Crowley's Evil Deeds
M25 London orbital motorway
"...the very shape of the M25 forms the sign odegra in the language of the Black Priesthood of Ancient Mu, and means 'Hail the Great Beast, Devourer of Worlds.' The thousands of motorists who daily fume their way around its serpentine lengths have the same effect as water on a prayer wheel, grinding out an endless fog of low-grade evil to pollute the metaphysical atmosphere for scores of miles around. It was one of Crowley's better achievements... and had involved three computer hacks, two break-ins, one minor bribery and, when all else had failed, two hours in a squelchy field shifting the marker pegs a few but occultly incredibley significant meters" (pages 5-6).

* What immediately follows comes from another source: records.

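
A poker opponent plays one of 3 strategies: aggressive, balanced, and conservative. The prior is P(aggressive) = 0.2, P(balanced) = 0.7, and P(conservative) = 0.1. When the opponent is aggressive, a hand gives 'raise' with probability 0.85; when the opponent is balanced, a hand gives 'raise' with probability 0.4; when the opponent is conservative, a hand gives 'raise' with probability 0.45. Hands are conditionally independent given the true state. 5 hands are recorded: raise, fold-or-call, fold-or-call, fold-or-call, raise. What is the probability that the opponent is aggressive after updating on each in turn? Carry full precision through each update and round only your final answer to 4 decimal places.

0.0174

Each posterior becomes the prior for the next update.
After 'raise': normaliser = 0.85·0.2000 + 0.4·0.7000 + 0.45·0.1000; P(aggressive) ≈ 0.3434, P(balanced) ≈ 0.5657, P(conservative) ≈ 0.0909
After 'fold-or-call': normaliser = 0.15·0.3434 + 0.6·0.5657 + 0.55·0.0909; P(aggressive) ≈ 0.1168, P(balanced) ≈ 0.7698, P(conservative) ≈ 0.1134
After 'fold-or-call': normaliser = 0.15·0.1168 + 0.6·0.7698 + 0.55·0.1134; P(aggressive) ≈ 0.0324, P(balanced) ≈ 0.8525, P(conservative) ≈ 0.1151
After 'fold-or-call': normaliser = 0.15·0.0324 + 0.6·0.8525 + 0.55·0.1151; P(aggressive) ≈ 0.0084, P(balanced) ≈ 0.8824, P(conservative) ≈ 0.1092
After 'raise': normaliser = 0.85·0.0084 + 0.4·0.8824 + 0.45·0.1092; P(aggressive) ≈ 0.0174, P(balanced) ≈ 0.8625, P(conservative) ≈ 0.1201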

"I tied up every portable telephone system in Central London for forty-five minutes at lunchtime," Crowley brags as he recounts his Deeds of the Day to Hastur and Ligur on page 8. Which means that "twenty thousand people got bloody furious... You could hear the arteries clanging shut all across the city... Then they went back and took it out on their secretaries or traffic wardens or whatever, and they took it out on other people... In all kinds of vindictive little ways which, and here was the good bit, they thought up themselves... The pass-along effects were incalculable. Thousands and thousands of souls all got a faint patina of tarnish."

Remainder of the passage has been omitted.